Pharvaris Reports Positive Top-line Phase 2 Study Data of Deucrictibant for Treatment of HAE Attacks

Rare Daily Staff

Swiss biopharma Pharvaris reported positive top-line data from the CHAPTER-1 phase 2 clinical study meeting its primary endpoint, with deucrictibant demonstrating statistically significant and clinically meaningful results as an oral preventative treatment for people living with hereditary angioedema.

Hereditary angioedema (HAE) is a rare genetic disorder that results in recurring attacks of edema, or swelling, in various parts of the body, including the abdomen, face, feet, genitals, hands and throat. The swelling can be debilitating and painful. Attacks that obstruct the airways can cause asphyxiation and are potentially life threatening.

HAE attacks may occur very early in childhood. Potentially fatal upper airway angioedema has been reported in patients as young as 3 years old. HAE diagnosis can take an average of 8.4 years after symptom onset. HAE affects an estimated 1 in 50,000 people worldwide and is often underrecognized, under diagnosed, and under treated. There are currently no long-term prophylactic treatments approved for HAE patients younger than 6 years.

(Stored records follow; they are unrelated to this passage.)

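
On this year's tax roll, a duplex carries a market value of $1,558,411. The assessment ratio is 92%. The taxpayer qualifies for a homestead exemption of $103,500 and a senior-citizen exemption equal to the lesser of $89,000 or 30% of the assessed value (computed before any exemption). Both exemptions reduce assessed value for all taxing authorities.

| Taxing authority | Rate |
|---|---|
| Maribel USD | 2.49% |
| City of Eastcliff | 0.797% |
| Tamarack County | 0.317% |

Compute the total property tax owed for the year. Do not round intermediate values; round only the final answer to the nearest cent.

$44,734.22

Assessed value = $1,558,411 × 0.92 = $1,433,738.12
Senior-citizen exemption = min($89,000, 30% × $1,433,738.12) = min($89,000, $430,121.436) = $89,000 (dollar cap binds)
Taxable value = $1,433,738.12 − $103,500 − $89,000 = $1,241,238.12
Maribel USD: $1,241,238.12 × 0.0249 = $30,906.829188
City of Eastcliff: $1,241,238.12 × 0.00797 = $9,892.6678164
Tamarack County: $1,241,238.12 × 0.00317 = $3,934.7248404
Total = $44,734.2218448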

Deucrictibant is a potent, selective, and orally available antagonist of the bradykinin B2 receptor. By inhibiting bradykinin signaling through the bradykinin B2 receptor, deucrictibant has the potential to treat the clinical signs of an HAE attack and to prevent the occurrence of attacks. Based on its chemical properties, Pharvaris is developing two formulations of deucrictibant for oral administration; a capsule to enable rapid onset of activity for acute treatment, and an extended-release tablet to enable sustained absorption and efficacy in prophylactic treatment.

CHAPTER-1 is a double-blind, placebo-controlled phase 2 study evaluating the efficacy as well as the safety and tolerability of deucrictibant for long-term prophylaxis against angioedema attacks in HAE-1/2. In the study, 34 participants were enrolled globally and randomized to receive one of two doses of deucrictibant (20 mg/day or 40 mg/day) or placebo for 12 weeks of treatment. Deucrictibant immediate-release capsule (PHVS416) was dosed twice-a-day as a proof-of-concept for the once-daily deucrictibant extended-release tablet (PHVS719), which is the intended formulation for the prophylactic treatment of HAE. The open-label portion of the CHAPTER-1 study is ongoing at the 40 mg/day dose.

The study’s primary endpoint measured the time-normalized number of investigator-confirmed HAE attacks during the treatment period. The monthly attack rate was reduced by 84.5 percent compared to placebo in participants who received 40 mg/day of deucrictibant.

“Deucrictibant is the first HAE treatment with the potential to combine injectable-like efficacy and a favorable safety profile with the convenience of an oral therapy,” said Peng Lu, chief medical officer of Pharvaris. “The study demonstrates, for the first time ever, that antagonism of the bradykinin B2 receptor can provide early and sustained protection from HAE attacks, including substantial reduction of moderate and severe attacks, with clinically meaningful improvement in health-related quality of life.”

In the analysis of the secondary endpoints, deucrictibant demonstrated clinically meaningful improvement in the severity of attacks and a decrease in the number of attacks treated with on-demand medication. Participants on deucrictibant treatment experienced a meaningful improvement in their quality of life with 92.3 percent reduction in occurrence of moderate and severe attacks and 92.6 percent fewer attacks treated with on-demand medication by participants.

Throughout 12 weeks of treatment in CHAPTER-1, both doses of deucrictibant were well-tolerated. There were no serious adverse events, no severe treatment-emergent adverse events, and no adverse events leading to treatment discontinuation.

In August 2022, the U.S. Food and Drug Administration placed clinical studies of deucrictibant, including CHAPTER-1, on hold. Pharvaris notified country-specific regulatory authorities in Canada, Europe, Israel, and the United Kingdom regarding the clinical holds in the United States, and the regulatory status of deucrictibant outside the United States has not been affected.

In June 2023, Pharvaris announced the removal of the clinical hold of deucrictibant for the on-demand treatment of HAE in the U.S. Pharvaris has completed the 26-week rodent toxicology study requested by the FDA, which it believes meet FDA’s objective. Pharvaris is preparing to submit the study results to the FDA by the end of the year.

“These study results, together with the compelling data from our on-demand program, further strengthens our confidence that deucrictibant can become the preferred option to treat as well as prevent HAE attacks,” said Berndt Modig, CEO of Pharvaris.